My friend Becky has owned both the iPhone and the recently-released Motorola Droid, in the past 30 days. She switched because the iPhone kept dropping calls, but she wanted to keep all of the bells and whistles of a smartphone. Serviced by the Android Market, this Google-equipped, Verizon-serviced smartphone works better in the DC area and is the sole service provider on the metro. Although she wasn’t immediately happy after returning the iPhone because she found the Droid was not as intuitive, she has "grown to love [her] new smartphone because it does everything [she] wants at the same time." Bulkier and heavier, what the Droid lacks in "tech appeal" it makes up for with reliability.
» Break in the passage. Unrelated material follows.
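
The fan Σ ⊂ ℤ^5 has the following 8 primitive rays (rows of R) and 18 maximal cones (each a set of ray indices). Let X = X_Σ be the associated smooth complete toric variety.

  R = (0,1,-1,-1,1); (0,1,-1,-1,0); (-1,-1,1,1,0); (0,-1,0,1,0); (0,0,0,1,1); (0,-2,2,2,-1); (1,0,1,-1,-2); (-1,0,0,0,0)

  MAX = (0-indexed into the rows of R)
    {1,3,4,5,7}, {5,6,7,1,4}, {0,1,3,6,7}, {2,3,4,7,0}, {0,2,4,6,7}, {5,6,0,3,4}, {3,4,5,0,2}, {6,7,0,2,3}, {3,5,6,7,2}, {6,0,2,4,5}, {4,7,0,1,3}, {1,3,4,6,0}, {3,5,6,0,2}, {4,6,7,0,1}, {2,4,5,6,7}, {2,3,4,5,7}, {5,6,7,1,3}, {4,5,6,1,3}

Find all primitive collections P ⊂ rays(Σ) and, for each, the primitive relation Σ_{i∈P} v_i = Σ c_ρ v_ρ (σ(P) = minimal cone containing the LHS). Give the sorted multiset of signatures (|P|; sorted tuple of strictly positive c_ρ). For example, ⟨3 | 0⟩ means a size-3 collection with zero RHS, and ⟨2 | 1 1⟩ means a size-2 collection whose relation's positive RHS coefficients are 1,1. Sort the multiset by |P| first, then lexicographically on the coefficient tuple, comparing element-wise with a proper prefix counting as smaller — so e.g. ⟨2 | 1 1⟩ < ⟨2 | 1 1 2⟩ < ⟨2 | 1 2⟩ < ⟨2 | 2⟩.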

Regardless of the model, the myriad smartphone applications allow its owner to see how humid DC is that day, know when the next bus/metro train is arriving, and even find the price of a boxset of The Wire by taking a picture of the barcode. An informal survey of my Washingtonian friends and smartphone owners indicate the following applications make their lives easier and better:

The Weather Channel--Be the first to know if it is raining donkeys and elephants. (free)

iTrans DC Metro--Provides metro map, walking directions, and train schedules and is available for other cities. ($.99)
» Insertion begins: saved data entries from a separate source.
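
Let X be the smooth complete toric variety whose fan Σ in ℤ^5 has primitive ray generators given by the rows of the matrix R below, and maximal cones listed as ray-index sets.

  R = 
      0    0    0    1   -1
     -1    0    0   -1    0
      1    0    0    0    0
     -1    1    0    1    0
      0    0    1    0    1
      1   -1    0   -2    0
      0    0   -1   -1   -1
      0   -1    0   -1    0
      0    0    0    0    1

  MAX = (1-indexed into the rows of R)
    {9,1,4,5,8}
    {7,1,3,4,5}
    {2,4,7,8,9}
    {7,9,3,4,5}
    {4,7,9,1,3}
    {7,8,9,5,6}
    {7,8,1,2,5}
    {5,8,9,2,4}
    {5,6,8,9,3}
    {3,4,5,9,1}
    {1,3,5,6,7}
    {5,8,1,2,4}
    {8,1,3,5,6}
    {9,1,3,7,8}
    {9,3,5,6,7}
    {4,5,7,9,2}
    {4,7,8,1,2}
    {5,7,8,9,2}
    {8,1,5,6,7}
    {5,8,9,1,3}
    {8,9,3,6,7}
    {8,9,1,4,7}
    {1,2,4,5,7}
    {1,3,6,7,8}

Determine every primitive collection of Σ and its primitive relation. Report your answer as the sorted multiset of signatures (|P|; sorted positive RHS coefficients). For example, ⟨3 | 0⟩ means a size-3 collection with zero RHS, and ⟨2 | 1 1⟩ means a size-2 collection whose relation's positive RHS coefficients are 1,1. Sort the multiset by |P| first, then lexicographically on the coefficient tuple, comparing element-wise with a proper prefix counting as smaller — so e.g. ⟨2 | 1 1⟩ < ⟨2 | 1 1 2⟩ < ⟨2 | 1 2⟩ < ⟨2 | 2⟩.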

Red Laser--Scans bar codes to compare prices and read product reviews. ($1.99)

Shazam--Recognizes music and provides information about the artist and enables purchasing the song immediately. (free)

Taxi Magic--Sends for a taxi, tracks its arrival, and submits online payment. (free)

Congress-- Offers complete congressional database with photos, political affiliation, and congressional district. ($.99)

You have to be living under a cherry blossom tree to not have a Facebook and/or Twitter account in DC. Rather than exchanging phone numbers on cocktail napkins, Washingtonians go green and commit to finding each other on Facebook, or "I’ll follow you on Twitter." Smartphones allow you to use and update these sites on-the-go through applications like Facebook for iPhone and Tweetie.

In addition to improving the usability of social networking sites, smartphones have also spawned social communities that are managed exclusively though a smartphone. One example is Loopt (paired with Loopt Mix.) The apps combine social networking and GPS with Loopt allowing you to keep up with your friends, what they are doing, and where they are, and Loopt Mix connecting you with new people in your area. My friend Jessie even used this to manage a long distance relationship, saying that Loopt allowed him to feel connected with his significant other and even more practically track the progress of his significant other as he drove to visit him.

The nexus of the smartphone, mobile applications, and social networking sites have ensured that a city of the people, by the people, for the people shall not perish from the Earth but stay connected in new ways. Yes we can.